On February 4, 1941, World War II raged on around the globe. U.S. involvement was on the distant horizon, but it was still 10 months prior to the attack on Pearl Harbor which solidified U.S. intervention in the conflict. President Franklin D. Roosevelt enacted a military draft triggering feelings that the U.S. would soon find itself wrapped up in this global conflict. Suddenly, the largest iteration of the U.S. military found itself lying in wait at military bases around the country. How could the overflow be handled?
A group of organizations which includes the Salvation Army, Young Men’s Christian Association, Young Women’s Christian Association, National Catholic Community Services, National Travelers Aid Association and the National Jewish Welfare Board all came together to form what we now know as the United Service Organizations or the USO. The purpose of this unification? Supporting the men and women in the armed services, as well as their families, with social, welfare and spiritual facilities. The USO leapt into action, establishing centers across the country and overseas. Their centers were housed everywhere from churches and storefronts to museums and barns, all the way to railroad cars, and beyond. The USO centers also ensured that the activities of military personnel were safe and healthy. Alcohol was not allowed, and the centers were often operated by married women who would provide both food and advice to the military men.

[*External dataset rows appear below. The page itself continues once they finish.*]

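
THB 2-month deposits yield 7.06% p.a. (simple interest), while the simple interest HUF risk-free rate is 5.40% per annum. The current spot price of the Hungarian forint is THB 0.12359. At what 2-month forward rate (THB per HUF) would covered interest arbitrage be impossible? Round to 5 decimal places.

T = 2/12 years.
THB accumulates by 1 + 0.0706×2/12 = 1.0117667.
HUF growth factor: 1 + 0.0540×2/12 = 1.009000.
CIP: F = S · (grow THB)/(grow HUF) = 0.12359 × 1.0117667/1.009000 = 0.1239289 THB per HUF.

0.12393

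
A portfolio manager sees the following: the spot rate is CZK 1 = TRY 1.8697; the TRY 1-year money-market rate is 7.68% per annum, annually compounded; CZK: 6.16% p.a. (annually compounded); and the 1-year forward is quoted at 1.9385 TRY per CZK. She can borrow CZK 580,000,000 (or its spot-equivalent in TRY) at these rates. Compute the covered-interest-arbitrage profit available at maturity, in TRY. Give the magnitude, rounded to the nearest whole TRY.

TRY 25,878,811

T = 1 year.
Route A — deposit CZK, sell forward: 580,000,000 × 1.061600 × 1.9385 = TRY 1,193,588,728.00.
Route B — convert at spot, deposit TRY: 580,000,000 × 1.8697 × 1.076800 = TRY 1,167,709,916.80.
The quoted forward overvalues CZK, so borrow TRY, buy CZK at spot, deposit the CZK at 6.16%, and sell the proceeds forward at 1.9385.
Profit = 1,193,588,728.00 − 1,167,709,916.80 = TRY 25,878,811.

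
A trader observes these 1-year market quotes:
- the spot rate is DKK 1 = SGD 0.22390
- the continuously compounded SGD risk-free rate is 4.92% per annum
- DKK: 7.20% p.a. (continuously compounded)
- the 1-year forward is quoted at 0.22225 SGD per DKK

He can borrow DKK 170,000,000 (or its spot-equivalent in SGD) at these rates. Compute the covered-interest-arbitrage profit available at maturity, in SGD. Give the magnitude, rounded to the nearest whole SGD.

SGD 620,633

T = 1 year.
Route A — deposit DKK, sell forward: 170,000,000 × 1.0746553441 × 0.22225 = SGD 40,603,165.54.
Route B — convert at spot, deposit SGD: 170,000,000 × 0.22390 × 1.0504304158 = SGD 39,982,532.92.
The quoted forward overvalues DKK, so borrow SGD, buy DKK at spot, deposit the DKK at 7.20%, and sell the proceeds forward at 0.22225.
Arbitrage profit = |40,603,165.54 − 39,982,532.92| = SGD 620,633.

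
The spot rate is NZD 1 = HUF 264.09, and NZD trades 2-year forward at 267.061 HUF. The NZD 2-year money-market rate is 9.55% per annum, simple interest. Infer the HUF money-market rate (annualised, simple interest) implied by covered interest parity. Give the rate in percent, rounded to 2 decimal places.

10.22%

T = 2 years.
CIP gives F = S · g_HUF/g_NZD, so g_HUF/g_NZD = 267.061/264.09 = 1.0112500.
NZD growth factor: 1 + 0.0955×2 = 1.191000.
Hence g_HUF = 1.2043987.
r = (1.2043987 − 1)/2 = 0.102199 → 10.22%.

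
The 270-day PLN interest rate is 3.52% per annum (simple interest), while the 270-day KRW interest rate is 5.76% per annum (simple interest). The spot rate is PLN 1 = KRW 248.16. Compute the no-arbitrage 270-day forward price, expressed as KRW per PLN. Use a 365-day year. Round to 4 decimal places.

T = 270/365 years.
KRW growth factor: 1 + 0.0576×270/365 = 1.042608219.
PLN accumulates by 1 + 0.0352×270/365 = 1.026038356.
So F = 248.16 × 1.042608219 / 1.026038356 = 252.167625 (KRW/PLN).

252.1676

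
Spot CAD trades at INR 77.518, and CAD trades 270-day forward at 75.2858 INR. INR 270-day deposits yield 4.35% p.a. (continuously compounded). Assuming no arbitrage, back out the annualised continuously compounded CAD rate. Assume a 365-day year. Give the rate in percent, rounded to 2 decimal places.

T = 270/365 years.
CIP gives F = S · g_INR/g_CAD, so g_INR/g_CAD = 75.2858/77.518 = 0.9712041.
The INR side grows by e^(0.0435×270/365) = 1.0327014.
Hence g_CAD = 1.0633207.
Take logs: ln 1.0633207 / (270/365) = 0.082999, so 8.30%.

8.30%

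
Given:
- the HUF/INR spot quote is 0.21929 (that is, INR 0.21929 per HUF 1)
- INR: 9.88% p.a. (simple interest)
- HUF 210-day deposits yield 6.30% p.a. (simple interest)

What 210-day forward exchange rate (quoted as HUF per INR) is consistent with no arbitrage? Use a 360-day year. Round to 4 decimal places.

T = 210/360 years.
INR growth factor: 1 + 0.0988×210/360 = 1.0576333.
HUF growth factor: 1 + 0.0630×210/360 = 1.036750.
CIP: F = S · (grow INR)/(grow HUF) = 0.21929 × 1.0576333/1.036750 = 0.2237072 INR per HUF.
Quoted the other way: 1/0.2237072 = 4.4701 HUF per INR.

4.4701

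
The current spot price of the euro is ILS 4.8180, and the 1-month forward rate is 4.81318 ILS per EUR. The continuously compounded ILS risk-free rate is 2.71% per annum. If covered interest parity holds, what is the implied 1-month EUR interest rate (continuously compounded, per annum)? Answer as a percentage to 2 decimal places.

3.91%

T = 1/12 years.
F/S = 4.81318/4.818 = 0.9989996 = (growth of ILS) / (growth of EUR).
ILS growth factor: e^(0.0271×1/12) = 1.0022609.
Hence g_EUR = 1.0032646.
r = ln(1.0032646)/(1/12) = 0.039111 → 3.91%.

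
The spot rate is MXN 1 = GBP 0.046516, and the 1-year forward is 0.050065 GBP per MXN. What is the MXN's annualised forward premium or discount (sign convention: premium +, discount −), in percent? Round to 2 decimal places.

+7.63%

T = 1 year.
Period premium: (0.050065 − 0.046516)/0.046516 = 0.0762963.
Annualise by dividing by T: 0.0762963 / 1 = 0.076296 → 7.63%.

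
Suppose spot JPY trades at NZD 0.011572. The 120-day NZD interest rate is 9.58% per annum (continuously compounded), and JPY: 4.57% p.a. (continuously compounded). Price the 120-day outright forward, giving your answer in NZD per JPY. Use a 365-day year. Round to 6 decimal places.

T = 120/365 years.
Growth of 1 NZD over T: e^(0.0958×120/365) = 1.0319971.
JPY growth factor: e^(0.0457×120/365) = 1.0151381.
Forward (NZD per JPY) = 0.011572 × 1.0319971 / 1.0151381 = 0.01176418.

0.011764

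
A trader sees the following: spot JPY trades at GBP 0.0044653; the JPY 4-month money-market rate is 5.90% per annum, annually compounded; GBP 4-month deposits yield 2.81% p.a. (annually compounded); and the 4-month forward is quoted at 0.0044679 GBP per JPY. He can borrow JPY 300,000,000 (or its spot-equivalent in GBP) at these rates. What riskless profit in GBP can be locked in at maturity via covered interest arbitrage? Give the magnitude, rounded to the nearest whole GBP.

GBP 14,207

T = 4/12 years.
Invest the JPY and cover forward: 300,000,000 × 1.019292089 × 0.0044679 = GBP 1,366,228.54.
Convert at spot and invest in GBP: 300,000,000 × 0.0044653 × 1.009280277 = GBP 1,352,021.77.
The quoted forward overvalues JPY, so borrow GBP, buy JPY at spot, deposit the JPY at 5.90%, and sell the proceeds forward at 0.0044679.
Profit = 1,366,228.54 − 1,352,021.77 = GBP 14,207.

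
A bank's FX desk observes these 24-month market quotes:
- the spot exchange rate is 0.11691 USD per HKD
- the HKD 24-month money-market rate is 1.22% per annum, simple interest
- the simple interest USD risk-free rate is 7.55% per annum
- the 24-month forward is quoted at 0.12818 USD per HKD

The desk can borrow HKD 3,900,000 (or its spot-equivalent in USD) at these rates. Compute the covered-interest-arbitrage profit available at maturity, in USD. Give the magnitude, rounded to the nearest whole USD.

T = 2 years.
Route A — deposit HKD, sell forward: 3,900,000 × 1.024400 × 0.12818 = USD 512,099.61.
Route B — convert at spot, deposit USD: 3,900,000 × 0.11691 × 1.151000 = USD 524,797.30.
The quoted forward undervalues HKD, so borrow HKD, convert to USD at spot, deposit the USD at 7.55%, and buy HKD forward at 0.12818 to cover the loan.
Profit = 524,797.30 − 512,099.61 = USD 12,698.

USD 12,698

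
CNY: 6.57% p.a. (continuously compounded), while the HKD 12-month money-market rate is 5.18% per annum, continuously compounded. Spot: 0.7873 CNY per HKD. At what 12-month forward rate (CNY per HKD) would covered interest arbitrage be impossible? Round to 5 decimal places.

0.79832

T = 1 year.
CNY accumulates by e^(0.0657×1) = 1.0679063.
Growth of 1 HKD over T: e^(0.0518×1) = 1.0531651.
CIP: F = S · (grow CNY)/(grow HKD) = 0.7873 × 1.0679063/1.0531651 = 0.7983199 CNY per HKD.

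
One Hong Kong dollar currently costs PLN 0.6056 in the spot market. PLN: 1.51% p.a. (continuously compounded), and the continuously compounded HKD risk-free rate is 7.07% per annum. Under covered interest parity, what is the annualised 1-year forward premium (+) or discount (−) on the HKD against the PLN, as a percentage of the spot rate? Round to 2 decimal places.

-5.41%

T = 1 year.
CIP forward (PLN per HKD) = 0.6056 × 1.0152146/1.0732592 = 0.5728476.
Annualised premium = (F − S)/S × (1/T) = (0.5728476 − 0.6056)/0.6056 ÷ 1 = -5.41%.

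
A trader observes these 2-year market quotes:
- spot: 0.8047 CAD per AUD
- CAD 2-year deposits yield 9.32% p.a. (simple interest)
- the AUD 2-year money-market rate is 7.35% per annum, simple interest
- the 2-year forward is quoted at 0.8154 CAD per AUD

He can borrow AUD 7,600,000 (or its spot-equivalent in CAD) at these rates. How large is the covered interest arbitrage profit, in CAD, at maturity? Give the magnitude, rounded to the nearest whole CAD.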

While their mission began at home, as deployment began, the USO went along with the service members. The USO soon created what became known as “camp shows” for service members stationed overseas. They’d bring entertainers from various realms of show-business (who would waive their normal appearance/performance fees), to help entertain and boost the morale of troops around the world. Bob Hope became one of the most closely affiliated with the USO camp shows, hosting an annual Christmas show for the troops at locations all around the world. Over the years, numerous entertainers including Marilyn Monroe, Judy Garland, John Wayne, and Roy Rogers, all the way to contemporary names such as Stephen Colbert, Carrie Underwood, and Drew Brees have all volunteered to visit the troops and show some appreciation for their selfless contributions and putting country before self.
With more than 75 years of work behind them, the United Service Organization shows no signs of slowing down. There are over 160 centers around the world, all volunteer-staffed, and the camp shows continue on to provide a morale boost to the brave men and women serving the United States military.